Friday's index gain adds to the 50-stock benchmark's rise Thursday, its steepest advance since May, in the wake of the Fed's decision to raise borrowing costs by 0.25 percentage points and leave unchanged projections for two more hikes this year. While U.S. equities retreated overnight after a rally Wednesday following the Fed's decision, they remain close to all-time highs.
Turnover on the Hong Kong bourse's main board reached HK$58.60 billion ($7.5 billion) Friday morning, already more than half the daily total for Thursday when volumes hit a one-month high. Transactions by mainland investors over the exchange's links with the Shanghai and Shenzhen markets contributed about HK$5.6 billion of morning trading.
"It seems to me there is a lot of inflow from the mainland, with retail investors or funds coming in and buying through the Stock Connects," said Andrew Clarke, a Hong Kong-based director for trading at Mirabaud Asia. "The Fed sticking up interest rates is a signal that the economy in the U.S. is actually quite robust, although there are plenty of people looking at the U.S. and saying the market there is massively overbought."
The Hang Seng China Enterprises Index of large mainland companies listed in the city added 0.2% while the Shanghai Composite Index fell 0.2%. A gauge measuring the premium for dual-listed Chinese companies' mainland shares over their Hong Kong-listed equivalents fell 0.3% to 114.84. The Hang Seng China AH Premium Index is currently trading at its lowest level since December 2014 as cheaper valuations in Hong Kong attract mainland investors.
Great Wall Motor and Geely Automobile Holdings plunged more than 8% each. Traders attributed the slump to speculation about Great Wall sales promotions on sports utility vehicles that could potentially trigger a price war in the already-popular market segment and hurt industry profits.
The Shenzhen Composite was little changed. Shenzhen-listed shares of China Vanke rose 2.2% after the developer said China Evergrande Group and affiliates have agreed to delegate rights to their more than 14% stake in Vanke to Shenzhen Metro Group for one year. The agreement helps more than double Shenzhen Metro's voting stake in Vanke to about 29.4%. Vanke shares in Hong Kong weakened 0.6%.
China Evergrande declined 2.5%. The developer separately announced plans for the issuance of U.S. dollar-denominated senior notes to refinance existing debt.

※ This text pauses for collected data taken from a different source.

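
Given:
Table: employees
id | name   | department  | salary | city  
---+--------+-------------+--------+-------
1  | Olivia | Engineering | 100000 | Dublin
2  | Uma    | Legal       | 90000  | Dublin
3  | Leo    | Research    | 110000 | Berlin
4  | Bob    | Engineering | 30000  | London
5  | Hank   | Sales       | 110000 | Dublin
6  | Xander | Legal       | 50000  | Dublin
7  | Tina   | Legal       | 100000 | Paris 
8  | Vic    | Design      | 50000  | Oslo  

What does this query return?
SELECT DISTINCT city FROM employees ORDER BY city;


All 'city' values (row order): Dublin, Dublin, Berlin, London, Dublin, Dublin, Paris, Oslo
Removing duplicates leaves 5 unique value(s).

5 values:
Berlin
Dublin
London
Oslo
Paris


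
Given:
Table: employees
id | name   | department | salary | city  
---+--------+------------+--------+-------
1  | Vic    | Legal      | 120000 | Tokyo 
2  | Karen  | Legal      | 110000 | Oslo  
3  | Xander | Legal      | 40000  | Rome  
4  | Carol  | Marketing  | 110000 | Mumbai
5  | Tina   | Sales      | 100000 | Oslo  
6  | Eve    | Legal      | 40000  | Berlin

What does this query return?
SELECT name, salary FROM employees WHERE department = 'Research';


Filtering: department = 'Research'
Matching rows: 0

Empty result set (0 rows)


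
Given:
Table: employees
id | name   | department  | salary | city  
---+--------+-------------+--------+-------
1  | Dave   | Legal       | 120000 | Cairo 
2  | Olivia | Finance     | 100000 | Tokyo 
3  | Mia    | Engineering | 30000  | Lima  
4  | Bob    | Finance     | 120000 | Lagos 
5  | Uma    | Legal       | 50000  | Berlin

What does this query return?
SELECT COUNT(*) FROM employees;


COUNT(*) counts all rows

5


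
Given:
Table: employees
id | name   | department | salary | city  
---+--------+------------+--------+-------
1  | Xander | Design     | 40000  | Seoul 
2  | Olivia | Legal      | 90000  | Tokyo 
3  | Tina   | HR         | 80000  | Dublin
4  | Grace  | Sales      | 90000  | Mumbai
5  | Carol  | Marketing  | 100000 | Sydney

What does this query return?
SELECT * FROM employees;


SELECT * returns all 5 rows with all columns

5 rows:
1, Xander, Design, 40000, Seoul
2, Olivia, Legal, 90000, Tokyo
3, Tina, HR, 80000, Dublin
4, Grace, Sales, 90000, Mumbai
5, Carol, Marketing, 100000, Sydney


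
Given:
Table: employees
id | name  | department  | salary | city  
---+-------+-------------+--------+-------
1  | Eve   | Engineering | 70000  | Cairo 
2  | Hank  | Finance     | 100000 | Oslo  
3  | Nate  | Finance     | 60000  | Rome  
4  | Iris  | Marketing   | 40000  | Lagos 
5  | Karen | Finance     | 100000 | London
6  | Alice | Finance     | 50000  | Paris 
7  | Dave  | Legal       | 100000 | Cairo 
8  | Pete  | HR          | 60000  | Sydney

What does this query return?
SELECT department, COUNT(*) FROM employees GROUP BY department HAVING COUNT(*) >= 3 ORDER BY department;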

The yuan slipped less than 0.1% to 6.8995 in onshore trading against the dollar. The Nikkei Asia300 Index added 0.8% to 1,167.32.
China Railway Group was little changed at HK$7.27. The company has signed a framework agreement to invest 300 billion yuan ($43.5 billion) in infrastructure projects in Sichuan Province.
China Shenhua Energy added 2% after saying its coal sales surged almost 65% in February. The company is due to report its earnings later on Friday.
Samsonite International jumped more than 9% amid positive brokerage reports after the luggage maker reported better-than-expected results on Thursday. Shares of Alibaba Group Holding rose 1.9% to $105.63 in U.S. trading overnight. The company plans to enter into mobile game distribution with an investment of 1 billion yuan, it said in a statement.